Paul LEBEUF n’est pas considéré comme « Mort pour la France ». Il ne le sera jamais. Sa « désertion » jette l’opprobre sur sa famille.
La peine de ses parents et de ses sœurs est pourtant la même que celles des BOQUET, des BRUNET, des BECQUET, des COUILLET, des LANGUERRE, des CLAIRET. Toutes ces familles ont perdu un de leurs membres. Un fils, un frère qui avait à peine plus de 20 ans. Des garçons sacrifiés qui avaient la vie devant eux…
Etienne CHANTREL, adjoint au maire de Mers-les-Bains, chargé du recensement des victimes de la Grande Guerre a décidé que le nom de Paul LEBEUF méritait, comme celui de toutes les victimes de la guerre, de figurer sur le monument aux morts de la commune. Qu’il soit reconnu « Mort pour la France » ou non, il était bien mort à cause de la guerre, et sa famille mersoise était aussi en deuil. Et qu’importe si quelques bien-pensants continuaient à regarder de travers les sœurs LEBEUF.

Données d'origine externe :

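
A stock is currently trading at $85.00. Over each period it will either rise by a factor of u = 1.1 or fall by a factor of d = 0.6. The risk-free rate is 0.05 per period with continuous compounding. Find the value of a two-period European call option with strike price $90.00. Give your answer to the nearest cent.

$9.47

Risk-neutral probability p = (e^0.05 − 0.6)/(1.1 − 0.6) = 0.4513/0.5000 = 0.9025
Terminal stock prices: S_uu = 102.9, S_ud = 56.1, S_dd = 30.6
Terminal payoffs (S − K): max(12.85, 0) = 12.85, max(-33.9, 0) = 0, max(-59.4, 0) = 0
Node u (S = 93.5): V_u = e^(−0.05)·[0.9025·12.8500 + 0.0975·0.0000] = 11.0320
Node d (S = 51): V_d = e^(−0.05)·[0.9025·0.0000 + 0.0975·0.0000] = 0.0000
Node 0 (S = 85): V_0 = e^(−0.05)·[0.9025·11.0320 + 0.0975·0.0000] = 9.4713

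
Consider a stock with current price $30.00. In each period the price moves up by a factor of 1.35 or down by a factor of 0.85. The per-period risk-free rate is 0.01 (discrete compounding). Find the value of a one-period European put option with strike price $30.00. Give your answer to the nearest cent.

$3.03

Risk-neutral probability p = (1 + 0.01 − 0.85)/(1.35 − 0.85) = 0.1600/0.5000 = 0.3200
Terminal stock prices: S_u = 40.5, S_d = 25.5
Terminal payoffs (K − S): max(-10.5, 0) = 0, max(4.5, 0) = 4.5
Node 0 (S = 30): V_0 = 1/1.01·[0.3200·0.0000 + 0.6800·4.5000] = 3.0297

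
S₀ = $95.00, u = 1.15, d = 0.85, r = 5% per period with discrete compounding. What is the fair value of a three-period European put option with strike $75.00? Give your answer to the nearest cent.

$0.53

Risk-neutral probability p = (1 + 0.05 − 0.85)/(1.15 − 0.85) = 0.2000/0.3000 = 0.6667
Terminal stock prices: S_uuu = 144.5, S_uud = 106.8, S_udd = 78.93, S_ddd = 58.34
Terminal payoffs (K − S): max(-69.48, 0) = 0, max(-31.79, 0) = 0, max(-3.933, 0) = 0, max(16.66, 0) = 16.66
Node uu (S = 125.6): V_uu = 1/1.05·[0.6667·0.0000 + 0.3333·0.0000] = 0.0000
Node ud (S = 92.86): V_ud = 1/1.05·[0.6667·0.0000 + 0.3333·0.0000] = 0.0000
Node dd (S = 68.64): V_dd = 1/1.05·[0.6667·0.0000 + 0.3333·16.6581] = 5.2883
Node u (S = 109.2): V_u = 1/1.05·[0.6667·0.0000 + 0.3333·0.0000] = 0.0000
Node d (S = 80.75): V_d = 1/1.05·[0.6667·0.0000 + 0.3333·5.2883] = 1.6788
Node 0 (S = 95): V_0 = 1/1.05·[0.6667·0.0000 + 0.3333·1.6788] = 0.5330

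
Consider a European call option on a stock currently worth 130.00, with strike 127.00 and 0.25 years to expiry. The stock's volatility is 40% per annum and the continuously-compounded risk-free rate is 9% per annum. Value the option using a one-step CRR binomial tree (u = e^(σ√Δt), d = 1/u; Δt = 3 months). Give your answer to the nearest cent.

15.75

CRR parameters: u = e^(σ√Δt) = e^(0.4·√0.25) = 1.2214, d = 1/u = 0.8187
Per-period rate: rΔt = 0.09·0.25 = 0.0225, so R = e^0.0225 = 1.0228
Risk-neutral probability p = (e^0.0225 − 0.8187)/(1.2214 − 0.8187) = 0.2040/0.4027 = 0.5067
Terminal stock prices: S_u = 158.8, S_d = 106.4
Terminal payoffs (S − K): max(31.78, 0) = 31.78, max(-20.57, 0) = 0
Node 0 (S = 130): V_0 = e^(−0.0225)·[0.5067·31.7824 + 0.4933·0.0000] = 15.7451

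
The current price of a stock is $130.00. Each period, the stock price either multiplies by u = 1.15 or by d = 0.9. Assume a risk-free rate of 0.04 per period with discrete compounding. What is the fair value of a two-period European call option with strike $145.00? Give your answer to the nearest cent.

$7.81

Risk-neutral probability p = (1 + 0.04 − 0.9)/(1.15 − 0.9) = 0.1400/0.2500 = 0.5600
Terminal stock prices: S_uu = 171.9, S_ud = 134.6, S_dd = 105.3
Terminal payoffs (S − K): max(26.92, 0) = 26.92, max(-10.45, 0) = 0, max(-39.7, 0) = 0
Node u (S = 149.5): V_u = 1/1.04·[0.5600·26.9250 + 0.4400·0.0000] = 14.4981
Node d (S = 117): V_d = 1/1.04·[0.5600·0.0000 + 0.4400·0.0000] = 0.0000
Node 0 (S = 130): V_0 = 1/1.04·[0.5600·14.4981 + 0.4400·0.0000] = 7.8067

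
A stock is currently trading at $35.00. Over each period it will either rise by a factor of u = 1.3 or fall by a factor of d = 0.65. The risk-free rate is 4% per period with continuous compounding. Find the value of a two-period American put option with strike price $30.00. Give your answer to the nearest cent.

$2.87

Risk-neutral probability p = (e^0.04 − 0.65)/(1.3 − 0.65) = 0.3908/0.6500 = 0.6012
Terminal stock prices: S_uu = 59.15, S_ud = 29.57, S_dd = 14.79
Terminal payoffs (K − S): max(-29.15, 0) = 0, max(0.425, 0) = 0.425, max(15.21, 0) = 15.21
Node u (S = 45.5): continuation = e^(−0.04)·[0.6012·0.0000 + 0.3988·0.4250] = 0.1628; exercise value = 0.0000 ≤ continuation, so V_u = 0.1628
Node d (S = 22.75): continuation = e^(−0.04)·[0.6012·0.4250 + 0.3988·15.2125] = 6.0737; exercise value = 7.2500 > continuation, so V_d = 7.2500 (exercise)
Node 0 (S = 35): continuation = e^(−0.04)·[0.6012·0.1628 + 0.3988·7.2500] = 2.8717; exercise value = 0.0000 ≤ continuation, so V_0 = 2.8717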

Le monument a été inauguré le 17 septembre 1922. Dans le Livre d’Or de Mers-les-Bains publié la même année, une page est consacrée à chacune des 59 victimes mersoises. Sur celle consacrée à Paul LEBEUF, en introduction, Etienne CHANTREL écrit : « La victoire a été faite du sacrifice de tous : des héros qui ont trouvé un glorieux trépas sur le champ de bataille, des survivants qui ont échappé aux douloureuses meurtrissures des engins de dévastation ou qui ont conservé les stigmates de leurs blessures. Enfin, de ceux, nombreux, que tant de fatigues et d’efforts ont lentement conduit à la tombe ».

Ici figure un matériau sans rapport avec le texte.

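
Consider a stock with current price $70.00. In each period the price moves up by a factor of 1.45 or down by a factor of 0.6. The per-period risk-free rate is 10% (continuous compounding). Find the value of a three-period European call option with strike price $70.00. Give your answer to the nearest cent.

Risk-neutral probability p = (e^0.1 − 0.6)/(1.45 − 0.6) = 0.5052/0.8500 = 0.5943
Terminal stock prices: S_uuu = 213.4, S_uud = 88.31, S_udd = 36.54, S_ddd = 15.12
Terminal payoffs (S − K): max(143.4, 0) = 143.4, max(18.31, 0) = 18.31, max(-33.46, 0) = 0, max(-54.88, 0) = 0
Node uu (S = 147.2): V_uu = e^(−0.1)·[0.5943·143.4038 + 0.4057·18.3050] = 83.8364
Node ud (S = 60.9): V_ud = e^(−0.1)·[0.5943·18.3050 + 0.4057·0.0000] = 9.8437
Node dd (S = 25.2): V_dd = e^(−0.1)·[0.5943·0.0000 + 0.4057·0.0000] = 0.0000
Node u (S = 101.5): V_u = e^(−0.1)·[0.5943·83.8364 + 0.4057·9.8437] = 48.6974
Node d (S = 42): V_d = e^(−0.1)·[0.5943·9.8437 + 0.4057·0.0000] = 5.2936
Node 0 (S = 70): V_0 = e^(−0.1)·[0.5943·48.6974 + 0.4057·5.2936] = 28.1307

$28.13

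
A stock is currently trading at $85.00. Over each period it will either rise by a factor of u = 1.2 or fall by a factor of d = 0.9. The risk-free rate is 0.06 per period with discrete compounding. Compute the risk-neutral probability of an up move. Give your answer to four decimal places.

p = 0.5333

Risk-neutral probability p = (1 + 0.06 − 0.9)/(1.2 − 0.9) = 0.1600/0.3000 = 0.5333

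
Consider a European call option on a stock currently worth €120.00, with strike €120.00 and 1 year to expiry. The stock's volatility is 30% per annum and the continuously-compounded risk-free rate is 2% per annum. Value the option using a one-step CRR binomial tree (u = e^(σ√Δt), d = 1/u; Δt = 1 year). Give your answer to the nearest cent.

€18.88

CRR parameters: u = e^(σ√Δt) = e^(0.3·√1) = 1.3499, d = 1/u = 0.7408
Per-period rate: rΔt = 0.02·1 = 0.02, so R = e^0.02 = 1.0202
Risk-neutral probability p = (e^0.02 − 0.7408)/(1.3499 − 0.7408) = 0.2794/0.6090 = 0.4587
Terminal stock prices: S_u = 162, S_d = 88.9
Terminal payoffs (S − K): max(41.98, 0) = 41.98, max(-31.1, 0) = 0
Node 0 (S = 120): V_0 = e^(−0.02)·[0.4587·41.9831 + 0.5413·0.0000] = 18.8774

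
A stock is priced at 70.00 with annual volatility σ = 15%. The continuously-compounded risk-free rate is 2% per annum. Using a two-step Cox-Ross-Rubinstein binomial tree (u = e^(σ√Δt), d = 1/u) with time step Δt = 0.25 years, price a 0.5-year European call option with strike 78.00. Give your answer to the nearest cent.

CRR parameters: u = e^(σ√Δt) = e^(0.15·√0.25) = 1.0779, d = 1/u = 0.9277
Per-period rate: rΔt = 0.02·0.25 = 0.005, so R = e^0.005 = 1.0050
Risk-neutral probability p = (e^0.005 − 0.9277)/(1.0779 − 0.9277) = 0.0773/0.1501 = 0.5146
Terminal stock prices: S_uu = 81.33, S_ud = 70, S_dd = 60.25
Terminal payoffs (S − K): max(3.328, 0) = 3.328, max(-8, 0) = 0, max(-17.75, 0) = 0
Node u (S = 75.45): V_u = e^(−0.005)·[0.5146·3.3284 + 0.4854·0.0000] = 1.7044
Node d (S = 64.94): V_d = e^(−0.005)·[0.5146·0.0000 + 0.4854·0.0000] = 0.0000
Node 0 (S = 70): V_0 = e^(−0.005)·[0.5146·1.7044 + 0.4854·0.0000] = 0.8728

0.87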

Le corps de Paul LEBEUF a été inhumé au cimetière communal de Mers dans une cérémonie où personne n’a évoqué les circonstances précises de son décès. Paul, issue d’une vieille famille mersoise, était avant tout un de ces 59 enfants de Mers morts de la guerre.
Le 26 décembre 1931, la loi d’amnistie a effacé la condamnation de Paul LEBEUF de son livret militaire. Pourtant, malgré ses deux années de souffrance au Front, sa blessure au crâne et son intoxication fatale aux gaz, Paul LEBEUF n’a jamais été considéré comme « Mort pour la France ».
Si sa tombe au cimetière communal n’est plus identifiable, son nom reste inscrit pour toujours sur le monument aux morts de sa commune et sur la plaque commémorative de l’église Saint-Martin.

En 1922, Lucienne LEBEUF, une soeur de Paul, épouse Marcel BECQUET, un estropié de la Grande Guerre, frère cadet de François BECQUET tué au début de la guerre. Lucienne avait un an de plus que Paul, Marcel avait deux ans de moins que François. Sans effacer la douleur du frère perdu, Lucienne et Marcel ont connu le bonheur et ont construit une belle famille. La vie a repris sa place chez les BECQUET-LEBEUF.
En 1926, un garçon est né. Si le premier prénom de l’état-civil qui lui a été donné est le même que celui de son père, Marcel, il est suivi de Paul et de François, comme un hommage rendu aux deux oncles morts à cause de la guerre. Deux oncles qui ne vieilliront jamais…

Paul LEBEUF avait 24 ans et François BECQUET avait 20 ans.